3D modeling has also allowed SA Power Networks to model the potential impact of different flood levels on parts of its electricity distribution networks and predict where and when power lines may breach approvals or be at risk of a power outage. After river levels returned to normal, SA Power Networks continued to use the Neara model to help it plan the reconnection of its electricity supply along the river.
Neara is currently doing more research and development in the field of machine learning. One goal is to help utilities get more value from their current live and historical data. It also plans to increase the number of data sources that can be used for modeling, with a focus on image recognition and photogrammetry.

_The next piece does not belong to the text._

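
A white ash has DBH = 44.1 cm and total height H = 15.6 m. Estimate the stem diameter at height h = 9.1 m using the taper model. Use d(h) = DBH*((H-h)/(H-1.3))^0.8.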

The startup is also developing new features with Essential Energy that will help utilities evaluate every asset, including poles, in the grid. Individual assets are currently valued based on two factors: the likelihood of an event such as severe weather occurring and how well it will hold up under those conditions. This type of risk/value analysis is typically done manually, and sometimes doesn't prevent failures, such as in the case of power outages during the California wildfires, Curtis says. Essential Energy plans to use Neara to develop a digital network model that will be able to perform more accurate asset analysis and reduce risks during wildfires.
“Basically, we allow utilities to stay ahead of severe weather by understanding how it impacts their grid, allowing them to keep the lights on and their communities safe,” Curtis says.